Bush’s War Road Ahead


Rothschild is editor of The Progressive magazine and author of a piece about last night’s Bush news conference — titled “A Scary Performance, and a Signal for Slaughter” — in which he writes that the president’s performance was scary because of such statements as: “Our commanders on the ground have got the authority necessary to deal with violence, and will — and will in firm fashion.” Rothschild comments: “Here is the president saying that U.S. troops, who have already killed more than 600 Iraqis in the last week, will have a free hand. That is a signal for slaughter.”
More Information

Jennings is president of Conscience International, an aid organization that has worked in Iraq.
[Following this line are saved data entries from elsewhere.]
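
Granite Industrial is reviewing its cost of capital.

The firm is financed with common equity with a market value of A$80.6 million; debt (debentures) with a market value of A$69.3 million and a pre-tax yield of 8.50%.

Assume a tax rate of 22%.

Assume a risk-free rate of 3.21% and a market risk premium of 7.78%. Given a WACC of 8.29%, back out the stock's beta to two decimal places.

Total capital V = 80.6 + 69.3 = 149.9.
Equity weight = 80.6/149.9 = 0.5377.
Debentures weight = 69.3/149.9 = 0.4623.
Debt contribution = 0.4623 × 8.5% × (1 − 22%) = 3.0651%.
Required equity contribution = 8.29% − 3.0651% = 5.2249%  ⇒  Re = 9.7173%.
CAPM: 9.7173% = 3.21% + β × 7.78%  ⇒  β = 0.8364.

0.84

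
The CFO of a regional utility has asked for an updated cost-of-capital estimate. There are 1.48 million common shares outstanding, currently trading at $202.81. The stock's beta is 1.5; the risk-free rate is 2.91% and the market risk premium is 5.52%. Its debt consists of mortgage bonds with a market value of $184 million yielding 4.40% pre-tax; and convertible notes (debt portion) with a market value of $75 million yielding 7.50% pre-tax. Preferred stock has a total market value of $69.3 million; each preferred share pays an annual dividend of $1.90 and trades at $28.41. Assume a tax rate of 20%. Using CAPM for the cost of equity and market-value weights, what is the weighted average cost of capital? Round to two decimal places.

Cost of equity via CAPM: Re = 2.91% + 1.5 × 5.52% = 11.1900%.
Cost of preferred: Rp = 1.9 / 28.41 = 6.6878%.
Market value of equity E = 202.81 × 1.48m = 300.1588m.
Total capital V = 300.1588 + 69.3 + 184 + 75 = 628.4588.
Equity: weight = 300.1588/628.4588 = 0.4776; cost = 11.19%.
Preferred: weight = 69.3/628.4588 = 0.1103; cost = 6.6878%.
Mortgage bonds: weight = 184/628.4588 = 0.2928; after-tax cost = 4.4% × (1 − 20%) = 3.5200%.
Convertible notes (debt portion): weight = 75/628.4588 = 0.1193; after-tax cost = 7.5% × (1 − 20%) = 6.0000%.
WACC = 0.4776 × 11.1900% + 0.1103 × 6.6878% + 0.2928 × 3.5200% + 0.1193 × 6.0000% = 7.8286%.

7.83%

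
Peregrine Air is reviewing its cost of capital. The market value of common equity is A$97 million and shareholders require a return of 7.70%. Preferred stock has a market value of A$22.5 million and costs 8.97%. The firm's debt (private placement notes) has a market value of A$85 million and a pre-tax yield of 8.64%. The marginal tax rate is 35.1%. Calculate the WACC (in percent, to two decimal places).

6.97%

Total capital V = 97 + 22.5 + 85 = 204.5.
Equity: weight = 97/204.5 = 0.4743; cost = 7.7%.
Preferred: weight = 22.5/204.5 = 0.1100; cost = 8.97%.
Private placement notes: weight = 85/204.5 = 0.4156; after-tax cost = 8.64% × (1 − 35.1%) = 5.6074%.
WACC = 0.4743 × 7.7000% + 0.1100 × 8.9700% + 0.4156 × 5.6074% = 6.9699%.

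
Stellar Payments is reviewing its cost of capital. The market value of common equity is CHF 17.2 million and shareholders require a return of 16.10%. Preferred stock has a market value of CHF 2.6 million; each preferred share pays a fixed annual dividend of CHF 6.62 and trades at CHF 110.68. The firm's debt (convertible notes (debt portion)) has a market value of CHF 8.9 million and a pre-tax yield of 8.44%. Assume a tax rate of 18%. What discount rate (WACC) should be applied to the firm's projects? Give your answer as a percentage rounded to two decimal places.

12.34%

Cost of preferred: Rp = 6.62 / 110.68 = 5.9812%.
Total capital V = 17.2 + 2.6 + 8.9 = 28.7.
Equity: weight = 17.2/28.7 = 0.5993; cost = 16.1%.
Preferred: weight = 2.6/28.7 = 0.0906; cost = 5.9812%.
Convertible notes (debt portion): weight = 8.9/28.7 = 0.3101; after-tax cost = 8.44% × (1 − 18%) = 6.9208%.
WACC = 0.5993 × 16.1000% + 0.0906 × 5.9812% + 0.3101 × 6.9208% = 12.3368%.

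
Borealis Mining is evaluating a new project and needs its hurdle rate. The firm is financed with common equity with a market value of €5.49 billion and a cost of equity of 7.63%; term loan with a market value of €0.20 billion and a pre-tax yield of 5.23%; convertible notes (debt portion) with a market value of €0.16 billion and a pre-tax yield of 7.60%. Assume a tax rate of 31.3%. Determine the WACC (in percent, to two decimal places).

Total capital V = 5.49 + 0.2 + 0.16 = 5.85.
Equity: weight = 5.49/5.85 = 0.9385; cost = 7.63%.
Term loan: weight = 0.2/5.85 = 0.0342; after-tax cost = 5.23% × (1 − 31.3%) = 3.5930%.
Convertible notes (debt portion): weight = 0.16/5.85 = 0.0274; after-tax cost = 7.6% × (1 − 31.3%) = 5.2212%.
WACC = 0.9385 × 7.6300% + 0.0342 × 3.5930% + 0.0274 × 5.2212% = 7.4261%.

7.43%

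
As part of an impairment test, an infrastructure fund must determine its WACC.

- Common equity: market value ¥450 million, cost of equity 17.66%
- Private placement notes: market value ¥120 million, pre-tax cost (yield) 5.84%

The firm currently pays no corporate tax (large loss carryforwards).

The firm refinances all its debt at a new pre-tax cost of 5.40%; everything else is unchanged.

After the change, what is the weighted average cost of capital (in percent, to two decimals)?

After the change:
Total capital V = 450 + 120 = 570.
Equity: weight = 450/570 = 0.7895; cost = 17.66%.
Private placement notes: weight = 120/570 = 0.2105; after-tax cost = 5.4% × (1 − 0%) = 5.4000%.
WACC = 0.7895 × 17.6600% + 0.2105 × 5.4000% = 15.0789%.

15.08%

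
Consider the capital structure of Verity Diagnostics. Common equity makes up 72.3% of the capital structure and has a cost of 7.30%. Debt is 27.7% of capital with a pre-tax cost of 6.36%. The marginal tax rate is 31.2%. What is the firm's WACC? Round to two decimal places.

After-tax cost of debt = 6.36% × (1 − 31.2%) = 4.3757%.
WACC = 0.723 × 7.3000% + 0.277 × 4.3757% = 6.4900%.

6.49%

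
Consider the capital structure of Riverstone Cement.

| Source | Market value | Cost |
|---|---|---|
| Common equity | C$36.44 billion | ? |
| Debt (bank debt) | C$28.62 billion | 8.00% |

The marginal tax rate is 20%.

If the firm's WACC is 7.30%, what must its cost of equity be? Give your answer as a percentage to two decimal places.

Total capital V = 36.44 + 28.62 = 65.06.
Equity weight = 36.44/65.06 = 0.5601.
Bank debt weight = 28.62/65.06 = 0.4399.
Debt contribution = 0.4399 × 8% × (1 − 20%) = 2.8154%.
Required equity contribution = 7.3% − 2.8154% = 4.4846%.
Re = 4.4846% / 0.5601 = 8.0069%.

8.01%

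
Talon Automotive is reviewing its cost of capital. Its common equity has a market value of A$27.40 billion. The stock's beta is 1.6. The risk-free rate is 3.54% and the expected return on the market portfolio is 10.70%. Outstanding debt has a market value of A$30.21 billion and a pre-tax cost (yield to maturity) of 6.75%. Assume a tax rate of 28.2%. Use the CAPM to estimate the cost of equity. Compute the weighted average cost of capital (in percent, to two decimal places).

Market risk premium = 10.7% − 3.54% = 7.16%.
Cost of equity via CAPM: Re = 3.54% + 1.6 × 7.16% = 14.9960%.
Total capital V = 27.4 + 30.21 = 57.61.
Equity: weight = 27.4/57.61 = 0.4756; cost = 14.996%.
Debt: weight = 30.21/57.61 = 0.5244; after-tax cost = 6.75% × (1 − 28.2%) = 4.8465%.
WACC = 0.4756 × 14.9960% + 0.5244 × 4.8465% = 9.6737%.

9.67%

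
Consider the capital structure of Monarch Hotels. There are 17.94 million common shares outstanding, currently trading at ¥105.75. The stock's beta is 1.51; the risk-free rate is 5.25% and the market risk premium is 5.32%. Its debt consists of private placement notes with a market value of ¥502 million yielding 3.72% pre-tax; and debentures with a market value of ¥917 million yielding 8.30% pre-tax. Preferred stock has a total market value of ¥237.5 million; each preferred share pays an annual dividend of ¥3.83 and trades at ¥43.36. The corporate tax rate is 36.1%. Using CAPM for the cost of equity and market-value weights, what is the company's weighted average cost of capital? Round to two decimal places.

Cost of equity via CAPM: Re = 5.25% + 1.51 × 5.32% = 13.2832%.
Cost of preferred: Rp = 3.83 / 43.36 = 8.8330%.
Market value of equity E = 105.75 × 17.94m = 1897.155m.
Total capital V = 1897.155 + 237.5 + 502 + 917 = 3553.655.
Equity: weight = 1897.155/3553.655 = 0.5339; cost = 13.2832%.
Preferred: weight = 237.5/3553.655 = 0.0668; cost = 8.833%.
Private placement notes: weight = 502/3553.655 = 0.1413; after-tax cost = 3.72% × (1 − 36.1%) = 2.3771%.
Debentures: weight = 917/3553.655 = 0.2580; after-tax cost = 8.3% × (1 − 36.1%) = 5.3037%.
WACC = 0.5339 × 13.2832% + 0.0668 × 8.8330% + 0.1413 × 2.3771% + 0.2580 × 5.3037% = 9.3861%.

9.39%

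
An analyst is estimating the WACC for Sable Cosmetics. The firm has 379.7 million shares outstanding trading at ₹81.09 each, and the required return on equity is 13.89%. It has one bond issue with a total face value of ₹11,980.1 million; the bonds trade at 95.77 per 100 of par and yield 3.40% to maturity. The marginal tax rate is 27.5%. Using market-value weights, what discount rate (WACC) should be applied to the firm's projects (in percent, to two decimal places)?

10.79%

Market value of equity E = 81.09 × 379.7m = 30789.873m. Market value of debt D = 11980.1m × 95.77/100 = 11473.34177m.
Total capital V = 30789.873 + 11473.34177 = 42263.21477.
Equity: weight = 30789.873/42263.21477 = 0.7285; cost = 13.89%.
Bonds outstanding: weight = 11473.34177/42263.21477 = 0.2715; after-tax cost = 3.4% × (1 − 27.5%) = 2.4650%.
WACC = 0.7285 × 13.8900% + 0.2715 × 2.4650% = 10.7884%.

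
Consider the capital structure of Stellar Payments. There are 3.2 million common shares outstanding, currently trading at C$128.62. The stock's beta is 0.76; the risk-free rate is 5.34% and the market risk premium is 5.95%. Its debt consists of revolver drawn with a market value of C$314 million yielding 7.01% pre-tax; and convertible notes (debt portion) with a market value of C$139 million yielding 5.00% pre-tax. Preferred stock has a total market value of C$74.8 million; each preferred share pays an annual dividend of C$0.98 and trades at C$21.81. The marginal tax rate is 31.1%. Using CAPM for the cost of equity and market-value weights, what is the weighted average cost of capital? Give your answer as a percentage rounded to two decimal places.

Cost of equity via CAPM: Re = 5.34% + 0.76 × 5.95% = 9.8620%.
Cost of preferred: Rp = 0.98 / 21.81 = 4.4934%.
Market value of equity E = 128.62 × 3.2m = 411.584m.
Total capital V = 411.584 + 74.8 + 314 + 139 = 939.384.
Equity: weight = 411.584/939.384 = 0.4381; cost = 9.862%.
Preferred: weight = 74.8/939.384 = 0.0796; cost = 4.4934%.
Revolver drawn: weight = 314/939.384 = 0.3343; after-tax cost = 7.01% × (1 − 31.1%) = 4.8299%.
Convertible notes (debt portion): weight = 139/939.384 = 0.1480; after-tax cost = 5% × (1 − 31.1%) = 3.4450%.
WACC = 0.4381 × 9.8620% + 0.0796 × 4.4934% + 0.3343 × 4.8299% + 0.1480 × 3.4450% = 6.8030%.

6.80%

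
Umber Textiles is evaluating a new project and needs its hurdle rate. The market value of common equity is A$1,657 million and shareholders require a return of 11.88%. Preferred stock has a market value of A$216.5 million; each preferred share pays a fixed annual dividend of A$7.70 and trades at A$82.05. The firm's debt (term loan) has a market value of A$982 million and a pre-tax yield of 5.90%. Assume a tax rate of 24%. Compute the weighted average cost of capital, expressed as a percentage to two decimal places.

Cost of preferred: Rp = 7.7 / 82.05 = 9.3845%.
Total capital V = 1657 + 216.5 + 982 = 2855.5.
Equity: weight = 1657/2855.5 = 0.5803; cost = 11.88%.
Preferred: weight = 216.5/2855.5 = 0.0758; cost = 9.3845%.
Term loan: weight = 982/2855.5 = 0.3439; after-tax cost = 5.9% × (1 − 24%) = 4.4840%.
WACC = 0.5803 × 11.8800% + 0.0758 × 9.3845% + 0.3439 × 4.4840% = 9.1473%.

9.15%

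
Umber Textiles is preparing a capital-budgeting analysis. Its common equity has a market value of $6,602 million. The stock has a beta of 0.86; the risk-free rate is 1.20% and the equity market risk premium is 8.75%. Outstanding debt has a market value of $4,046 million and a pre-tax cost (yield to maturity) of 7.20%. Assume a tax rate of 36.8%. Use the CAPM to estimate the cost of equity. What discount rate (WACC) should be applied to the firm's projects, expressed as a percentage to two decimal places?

7.14%

Cost of equity via CAPM: Re = 1.2% + 0.86 × 8.75% = 8.7250%.
Total capital V = 6602 + 4046 = 10648.
Equity: weight = 6602/10648 = 0.6200; cost = 8.725%.
Debt: weight = 4046/10648 = 0.3800; after-tax cost = 7.2% × (1 − 36.8%) = 4.5504%.
WACC = 0.6200 × 8.7250% + 0.3800 × 4.5504% = 7.1387%.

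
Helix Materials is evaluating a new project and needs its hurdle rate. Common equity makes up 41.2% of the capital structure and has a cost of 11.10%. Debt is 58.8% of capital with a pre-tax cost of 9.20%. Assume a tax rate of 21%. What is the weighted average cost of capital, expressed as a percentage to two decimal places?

After-tax cost of debt = 9.2% × (1 − 21%) = 7.2680%.
WACC = 0.412 × 11.1000% + 0.588 × 7.2680% = 8.8468%.

8.85%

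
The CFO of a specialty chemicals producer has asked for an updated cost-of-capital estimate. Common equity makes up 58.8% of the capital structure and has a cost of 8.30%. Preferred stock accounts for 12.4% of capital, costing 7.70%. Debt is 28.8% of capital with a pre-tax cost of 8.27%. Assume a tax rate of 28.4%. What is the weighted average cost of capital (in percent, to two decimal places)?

7.54%

After-tax cost of debt = 8.27% × (1 − 28.4%) = 5.9213%.
WACC = 0.588 × 8.3000% + 0.124 × 7.7000% + 0.288 × 5.9213% = 7.5405%.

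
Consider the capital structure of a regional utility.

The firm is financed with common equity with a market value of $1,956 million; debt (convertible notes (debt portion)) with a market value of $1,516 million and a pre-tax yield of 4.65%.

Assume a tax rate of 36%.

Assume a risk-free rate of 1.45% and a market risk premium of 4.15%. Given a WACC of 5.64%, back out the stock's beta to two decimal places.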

He said today: “Like the Mad Hatter in ‘Alice in Wonderland,’ President Bush stood before the American people last night and tossed out numerous self-contradictory proclamations. Among them: ‘We are not an imperial power,’ yet the Iraq invasion was ‘required by our interests.’ ‘We will restore sovereignty to the Iraqi people,’ he said, but then again, ‘We are not going to leave.’ He stressed that one justification for the war was that the U.N. must mean what it says, implying that the U.N. authorized going to war, which it clearly didn’t. We seek an Iraq, he said, that is ‘independent and free.’ He then proceeded to dictate Iraq’s form of government, nature of its constitution, and elections schedule. Regarding Saddam, he said, ‘He is a danger,’ making one wonder if either the president thinks Saddam has escaped from prison or if he knows what the meaning of ‘is’ is. ‘He refused to disarm,’ the president intoned with a straight face, when in fact Iraq has been proved to be rather completely disarmed. ‘My last choice is the use of military power,’ the president said, then, ‘Knowing what I know now about [Iraq’s] weapons, I would still have gone into Iraq.'”
More Information

Author of the books “Dishonest Broker: The U.S. Role in Israel and Palestine” and “The Obstruction of Peace,” Aruri is president of the Trans-Arab Research Institute and chancellor professor emeritus of political science at the University of Massachusetts at Dartmouth. He said today: “In his press conference last night, President Bush used a ‘master key’ approach to most questions, reiterating the same passionate statements expressing his world view no matter what real concerns these questions raised. Thus, the standard answer — to questions about the Vietnam analogy, weapons of mass destruction, the mounting toll of casualties, U.S. ability to assure security, Bush’s willingness to accept responsibility — was a panacea he called freedom, which he repeated dozens of times. Instead of offering a policy, which can be scrutinized, re-examined, modified, he offered a messianic vision. His mission is to ‘change the world,’ so that other less fortunate people, particularly the ‘uncivilized,’ would enjoy the freedoms that we have been blessed with by the Almighty; and he, as president, has been endowed with that mission, which also mandated fighting terrorism everywhere, not only in Afghanistan and Iraq, but also in Madrid and Jerusalem. Such words seem to be taken right out of Ariel Sharon’s script, who expects Bush today to give a carte blanche for a permanent occupation in Palestine…. Bush’s strategy is based on using the rubric of democracy and reform as an instrument of control as well as an impediment to obstruct a political settlement of the Palestine-Israel conflict based on the global consensus — ending the occupation and establishing an independent Palestinian state alongside Israel. Conditioning a political settlement on Palestinian reforms, by the U.S. and Israel, has already assured a continuation of the diplomatic paralysis.”